The impacts of acute arsenic exposure (i.e. vomiting, diarrhea, and renal failure) are distinct from those brought about by sustained, low level exposure from environmental sources or drinking of contaminated well water. Chronic arsenic exposure is a risk factor for the development of pulmonary diseases, including lung cancer. How arsenic exposure leads to pulmonary disease is not fully understood. Both acute versus chronic arsenic exposure increase EGFR expression, but do so via distinct molecular mechanisms. BEAS-2B cells were exposed to either acute sodium arsenite (5 μM for 24 h) or chronic sodium arsenite (100 nM for 24 weeks). Cells treated with acute arsenic exhibited a decrease in viability, changes in morphology, and increased mRNA level of BTC. In contrast, during 24 weeks of arsenic exposure, the cells had increased EGFR expression and activity, and increased mRNA and protein levels of TGFα. Further, chronic arsenic treatment caused an increase in cell migration in the absence of exogenous ligand. Elevated TGFα and EGFR expression are features of many non-small cell lung cancers. We propose that lung epithelial cells chronically exposed to low level arsenic increases EGFR signaling via TGFα production to enhance ligand-independent cell migration.

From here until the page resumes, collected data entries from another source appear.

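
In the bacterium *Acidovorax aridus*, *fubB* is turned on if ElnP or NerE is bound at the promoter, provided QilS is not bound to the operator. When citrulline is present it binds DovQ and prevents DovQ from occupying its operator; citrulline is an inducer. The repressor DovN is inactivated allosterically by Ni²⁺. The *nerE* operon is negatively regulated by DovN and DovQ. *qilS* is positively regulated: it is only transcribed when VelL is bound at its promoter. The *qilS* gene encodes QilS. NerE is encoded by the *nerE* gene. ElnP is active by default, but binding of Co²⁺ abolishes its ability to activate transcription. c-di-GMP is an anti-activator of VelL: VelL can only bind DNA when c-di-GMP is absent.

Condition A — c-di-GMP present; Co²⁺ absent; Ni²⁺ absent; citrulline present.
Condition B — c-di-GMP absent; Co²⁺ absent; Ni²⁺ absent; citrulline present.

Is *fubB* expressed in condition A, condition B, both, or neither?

Condition A:
c-di-GMP is present, so VelL is inactive.
Required activator VelL is absent, so *qilS* is not transcribed.
So QilS is not produced.
Co²⁺ is absent, so ElnP is active.
Ni²⁺ is absent, so DovN is active.
Citrulline is present, so DovQ is inactive.
With repressor DovN bound, *nerE* is not transcribed.
So NerE is not produced.
Activator ElnP is present, so *fubB* is transcribed.
→ *fubB* is ON in A.
Condition B:
c-di-GMP is absent, so VelL is active.
No repressor is bound and VelL is active, so *qilS* is transcribed.
So QilS is produced and active.
Co²⁺ is absent, so ElnP is active.
Ni²⁺ is absent, so DovN is active.
Citrulline is present, so DovQ is inactive.
With repressor DovN bound, *nerE* is not transcribed.
So NerE is not produced.
With repressor QilS bound, *fubB* is not transcribed.
→ *fubB* is OFF in B.

A only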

急性砷暴露（即呕吐、腹泻和肾功能衰竭）的影响不同于持续、低水平暴露于环境来源或饮用受污染的井水所带来的影响。慢性砷暴露是肺部疾病发展的危险因素，包括肺癌。砷暴露如何导致肺部疾病尚不完全清楚。急性和慢性砷暴露都会增加 EGFR 的表达，但这是通过不同的分子机制实现的。BEAS-2B 细胞暴露于急性亚砷酸钠（5 μM，持续 24 小时）或慢性亚砷酸钠（100 nM，持续 24 周）。用急性砷处理的细胞表现出活力降低、形态变化和 BTC mRNA 水平增加。相比之下，在 24 周的砷暴露期间，这些细胞的 EGFR 表达和活性增加，TGFα 的 mRNA 和蛋白质水平增加。此外，在没有外源配体的情况下，慢性砷处理会导致细胞迁移增加。升高的 TGFα 和 EGFR 表达是许多非小细胞肺癌的特征。我们建议长期暴露于低水平砷的肺上皮细胞通过 TGFα 产生增加 EGFR 信号传导，以增强不依赖配体的细胞迁移。